By noon, he had applied in almost 10 places all saying they'd get back to him and some outrightly rejecting him, and his confidence had begun to crack. He thought he could use his education and good English to charm himself to getting some meaningful job but the places he applied to looked at him with disdain. He started calculating backward, doing mental gymnastics with math, with hope instead of numbers. If he avoided one more unnecessary expense, he would be fine. He had always been good at surviving the edge, and he always seemed to pull through but sometimes edges cut. The worst decision came quietly, the happened. A man offering him help, he had sat down and was shaking his head when the man approached him and asked if he needed help. He hesitated and turned the help down. He sat there for nearly an hour before feeling his pocket get a little lighter, and then it dawned on him, his phone had gone missing and so also his wallet, he had been hustled by someone better at the game. When he reached into his pocket afterward, the coins answered him with a jingle that felt almost mocking now. For the first time that day, his world stopped. The city kept going around him. Bus horns screamed their usual insults at the air. Conductors shouted destinations. Somewhere, a generator roared, the city did not pause for regret, the city had no empathy and no one cared. He leaned against a wall and counted properly this time, he counted the coins he had left. The number disappointed him, but not as much as the realization that followed, he was broke, he had spent it carelessly trying to outrun time and embarrassment. He had made decisions not to solve problems, but to avoid discomfort. By evening, he had given up and started the long journey home on foot, saving the last of his coins like a fragile secret. With each step, the coins in his pocket made themselves known. Jingle. Jingle. Jingle. At first, the sound comforted him. It meant he still had something. Proof that the day had not taken everything. But as the sky, the jingle began to accuse him. Each clink felt like a replay button, returning him to moments he could have chosen differently. He could have walked earlier. He could have waited. He could have asked questions instead of trusting appearances. He could have swallowed pride and negotiated. He could have accepted discomfort as temporary instead of treating it like an emergency.

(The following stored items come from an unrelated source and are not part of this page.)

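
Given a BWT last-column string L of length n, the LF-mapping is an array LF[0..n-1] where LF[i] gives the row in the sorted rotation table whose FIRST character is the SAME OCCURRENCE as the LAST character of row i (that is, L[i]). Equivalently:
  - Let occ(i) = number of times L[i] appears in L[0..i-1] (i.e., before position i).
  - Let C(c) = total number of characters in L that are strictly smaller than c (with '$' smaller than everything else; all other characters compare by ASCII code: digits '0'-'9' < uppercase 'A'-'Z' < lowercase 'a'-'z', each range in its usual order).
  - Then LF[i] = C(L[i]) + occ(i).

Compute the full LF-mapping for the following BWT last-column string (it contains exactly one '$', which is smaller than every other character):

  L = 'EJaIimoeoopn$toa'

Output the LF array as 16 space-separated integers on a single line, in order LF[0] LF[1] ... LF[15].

Char counts: '$':1, 'E':1, 'I':1, 'J':1, 'a':2, 'e':1, 'i':1, 'm':1, 'n':1, 'o':4, 'p':1, 't':1
C (first-col start): C('$')=0, C('E')=1, C('I')=2, C('J')=3, C('a')=4, C('e')=6, C('i')=7, C('m')=8, C('n')=9, C('o')=10, C('p')=14, C('t')=15
L[0]='E': occ=0, LF[0]=C('E')+0=1+0=1
L[1]='J': occ=0, LF[1]=C('J')+0=3+0=3
L[2]='a': occ=0, LF[2]=C('a')+0=4+0=4
L[3]='I': occ=0, LF[3]=C('I')+0=2+0=2
L[4]='i': occ=0, LF[4]=C('i')+0=7+0=7
L[5]='m': occ=0, LF[5]=C('m')+0=8+0=8
L[6]='o': occ=0, LF[6]=C('o')+0=10+0=10
L[7]='e': occ=0, LF[7]=C('e')+0=6+0=6
L[8]='o': occ=1, LF[8]=C('o')+1=10+1=11
L[9]='o': occ=2, LF[9]=C('o')+2=10+2=12
L[10]='p': occ=0, LF[10]=C('p')+0=14+0=14
L[11]='n': occ=0, LF[11]=C('n')+0=9+0=9
L[12]='$': occ=0, LF[12]=C('$')+0=0+0=0
L[13]='t': occ=0, LF[13]=C('t')+0=15+0=15
L[14]='o': occ=3, LF[14]=C('o')+3=10+3=13
L[15]='a': occ=1, LF[15]=C('a')+1=4+1=5

Answer: 1 3 4 2 7 8 10 6 11 12 14 9 0 15 13 5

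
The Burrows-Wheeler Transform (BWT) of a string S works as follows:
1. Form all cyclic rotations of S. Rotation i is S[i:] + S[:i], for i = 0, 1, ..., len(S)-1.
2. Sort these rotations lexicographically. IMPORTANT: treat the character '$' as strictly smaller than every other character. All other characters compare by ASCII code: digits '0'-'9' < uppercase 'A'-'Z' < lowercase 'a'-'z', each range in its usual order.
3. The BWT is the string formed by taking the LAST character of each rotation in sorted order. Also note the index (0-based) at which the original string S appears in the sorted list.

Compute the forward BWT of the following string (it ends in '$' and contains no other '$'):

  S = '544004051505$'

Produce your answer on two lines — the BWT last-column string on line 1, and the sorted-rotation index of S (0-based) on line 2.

Answer: 540545405010$
12

Derivation:
All 13 rotations (rotation i = S[i:]+S[:i]):
  rot[0] = 544004051505$
  rot[1] = 44004051505$5
  rot[2] = 4004051505$54
  rot[3] = 004051505$544
  rot[4] = 04051505$5440
  rot[5] = 4051505$54400
  rot[6] = 051505$544004
  rot[7] = 51505$5440040
  rot[8] = 1505$54400405
  rot[9] = 505$544004051
  rot[10] = 05$5440040515
  rot[11] = 5$54400405150
  rot[12] = $544004051505
Sorted (with $ < everything):
  sorted[0] = $544004051505  (last char: '5')
  sorted[1] = 004051505$544  (last char: '4')
  sorted[2] = 04051505$5440  (last char: '0')
  sorted[3] = 05$5440040515  (last char: '5')
  sorted[4] = 051505$544004  (last char: '4')
  sorted[5] = 1505$54400405  (last char: '5')
  sorted[6] = 4004051505$54  (last char: '4')
  sorted[7] = 4051505$54400  (last char: '0')
  sorted[8] = 44004051505$5  (last char: '5')
  sorted[9] = 5$54400405150  (last char: '0')
  sorted[10] = 505$544004051  (last char: '1')
  sorted[11] = 51505$5440040  (last char: '0')
  sorted[12] = 544004051505$  (last char: '$')
Last column: 540545405010$
Original string S is at sorted index 12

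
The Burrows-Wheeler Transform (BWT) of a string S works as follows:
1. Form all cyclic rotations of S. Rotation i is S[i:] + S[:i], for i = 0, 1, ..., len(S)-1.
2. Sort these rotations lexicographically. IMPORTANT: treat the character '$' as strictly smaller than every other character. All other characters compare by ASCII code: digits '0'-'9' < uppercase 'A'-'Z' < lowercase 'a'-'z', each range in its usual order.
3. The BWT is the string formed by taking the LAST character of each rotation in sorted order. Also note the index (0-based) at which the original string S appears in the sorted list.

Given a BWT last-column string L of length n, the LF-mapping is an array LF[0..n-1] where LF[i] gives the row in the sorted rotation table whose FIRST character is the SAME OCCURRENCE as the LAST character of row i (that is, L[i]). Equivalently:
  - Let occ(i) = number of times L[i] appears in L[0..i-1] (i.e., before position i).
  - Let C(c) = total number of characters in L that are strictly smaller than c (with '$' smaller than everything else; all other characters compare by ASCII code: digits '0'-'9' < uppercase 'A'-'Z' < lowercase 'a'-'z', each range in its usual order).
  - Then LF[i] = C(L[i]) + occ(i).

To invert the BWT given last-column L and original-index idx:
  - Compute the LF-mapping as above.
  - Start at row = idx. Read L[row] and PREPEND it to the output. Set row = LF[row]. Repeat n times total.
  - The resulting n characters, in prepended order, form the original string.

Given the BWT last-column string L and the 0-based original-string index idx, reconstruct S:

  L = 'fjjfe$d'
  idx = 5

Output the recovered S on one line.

Answer: jdjeff$

Derivation:
LF mapping: 3 5 6 4 2 0 1
Walk LF starting at row 5, prepending L[row]:
  step 1: row=5, L[5]='$', prepend. Next row=LF[5]=0
  step 2: row=0, L[0]='f', prepend. Next row=LF[0]=3
  step 3: row=3, L[3]='f', prepend. Next row=LF[3]=4
  step 4: row=4, L[4]='e', prepend. Next row=LF[4]=2
  step 5: row=2, L[2]='j', prepend. Next row=LF[2]=6
  step 6: row=6, L[6]='d', prepend. Next row=LF[6]=1
  step 7: row=1, L[1]='j', prepend. Next row=LF[1]=5
Reversed output: jdjeff$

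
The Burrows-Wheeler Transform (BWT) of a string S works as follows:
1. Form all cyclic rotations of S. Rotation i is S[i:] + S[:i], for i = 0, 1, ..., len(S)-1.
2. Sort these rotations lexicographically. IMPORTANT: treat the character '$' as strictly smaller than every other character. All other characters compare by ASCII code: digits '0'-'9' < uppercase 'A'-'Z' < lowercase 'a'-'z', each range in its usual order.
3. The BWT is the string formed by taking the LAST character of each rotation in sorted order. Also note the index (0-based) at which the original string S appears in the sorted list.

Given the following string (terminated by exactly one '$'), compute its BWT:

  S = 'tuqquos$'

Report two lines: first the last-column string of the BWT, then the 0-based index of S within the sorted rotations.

Answer: suuqo$qt
5

Derivation:
All 8 rotations (rotation i = S[i:]+S[:i]):
  rot[0] = tuqquos$
  rot[1] = uqquos$t
  rot[2] = qquos$tu
  rot[3] = quos$tuq
  rot[4] = uos$tuqq
  rot[5] = os$tuqqu
  rot[6] = s$tuqquo
  rot[7] = $tuqquos
Sorted (with $ < everything):
  sorted[0] = $tuqquos  (last char: 's')
  sorted[1] = os$tuqqu  (last char: 'u')
  sorted[2] = qquos$tu  (last char: 'u')
  sorted[3] = quos$tuq  (last char: 'q')
  sorted[4] = s$tuqquo  (last char: 'o')
  sorted[5] = tuqquos$  (last char: '$')
  sorted[6] = uos$tuqq  (last char: 'q')
  sorted[7] = uqquos$t  (last char: 't')
Last column: suuqo$qt
Original string S is at sorted index 5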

The solar street city lights flickered on, one by one. Hunger returned, sharper now, no longer something he could ignore. He thought about spending the last of his coins on food, then stopped himself. Tomorrow mattered too. That was a lesson the day had beaten into him gently but firmly. So he kept walking. By the time he reached his street Inside his room, he emptied his pocket onto the bed. The coins lay there, stripped of their sound. Without movement, they were just objects, unimpressive. The coins told a story, a story of the day he had. It had been narrating the day, decision by decision, jingle by jingle. He lay back and stared at the ceiling. Tomorrow, he promised himself, he would move slower. He would ask before paying. He would respect patience. He would choose discomfort if it meant keeping dignity.No one really cared about what he looked like, it didn’t matter. He smiled and told himself that .Outside, somewhere down the street, coins jingled in someone else’s pocket, but one thing remained certain tomorrow is another day and he will definitely head out again in search for a better day and one day their will be no more jingles in his pocket, just wads of cash. A big dreamer he was!!.